Acho que o partido aos olhos dos
principais militantes deve ser considerado como uma organização militar. As
formas partidárias teriam de ser formalizadas muito mais consideravelmente em
uma maneira deliberada de organização hierárquica. Um registro estrito dos
graus de autoridade no partido. Todas essas coisas serão deliberadamente
inculcadas a fim de construir um partido capaz de lutar pelo poder nesta época.
Se estiver correto, temos a chance de construí-lo agora. Primeiro, porque
existe um impulso real para isso que começa na base. Ela sente que não há
disciplina ou firmeza suficiente.
Na direção, não há atualmente
nenhum conflito sério sobre esse ponto e há um grande avanço para a colaboração
conjunta. Não há possibilidades de elementos débeis e vacilantes capitalizarem
as diferenças. Antes não era assim, principalmente em Nova York. Esse foi o
papel censurável desempenhado por Abern e Shachtman: pacificar os débeis. Agora
não há chance de uma repetição, pelo menos no próximo período.
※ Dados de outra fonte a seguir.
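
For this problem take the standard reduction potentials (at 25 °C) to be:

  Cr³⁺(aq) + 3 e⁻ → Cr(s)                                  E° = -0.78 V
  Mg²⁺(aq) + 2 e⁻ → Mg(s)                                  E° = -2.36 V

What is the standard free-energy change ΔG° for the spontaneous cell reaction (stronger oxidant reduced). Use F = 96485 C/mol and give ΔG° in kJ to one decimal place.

Cr³⁺/Cr (E° = -0.78 V) is the cathode; Mg²⁺/Mg (E° = -2.36 V) is the anode, so E°cell = +1.58 V.
Balancing electrons gives n = 6 (lcm of 3 and 2).
ΔG° = −nFE° = −(6)(96485)(+1.58) = -914,678 J = -914.7 kJ.

-914.7 kJ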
Em minha polêmica com Burnham,
tornei explícita a necessidade de uma liderança profissional ao invés de um
diletantismo sem dedicação exclusiva tentando jogar com o partido. Claro, eu acredito
que a questão de ter um trabalhador partidário em tempo integral depende
dos fundos. Mas a ideia é que um militante do partido deve estar pronto para
trabalhar pelo partido – essa ideia deve ser universalmente. Acabar com a
tolerância para a direção amadora.
Trotsky – Antes que me
esqueça: o partido deveria elaborar uma espécie de plataforma para a questão
judaica; um balanço de toda a experiência do sionismo com a simples conclusão
de que o povo judeu não pode ser salvo a si mesmo, exceto por meio da revolução
socialista. Acredito que poderíamos fazer uma influência importante em Nova
York entre os trabalhadores têxteis.
Gordon – Que abordagem
tática você sugere?
Trotsky – Isso é outra
coisa. Não estou muito informado sobre esse momento. A primeira coisa é dar a
eles uma perspectiva, criticar todo o passado, a tendência democrática e assim
por diante. Demonstrar que a revolução socialista é a única solução realista
para a questão judaica. Se os trabalhadores e camponeses judeus pedissem um
estado independente, ótimo; mas eles não terão sucesso sob o domínio da Grã-Bretanha.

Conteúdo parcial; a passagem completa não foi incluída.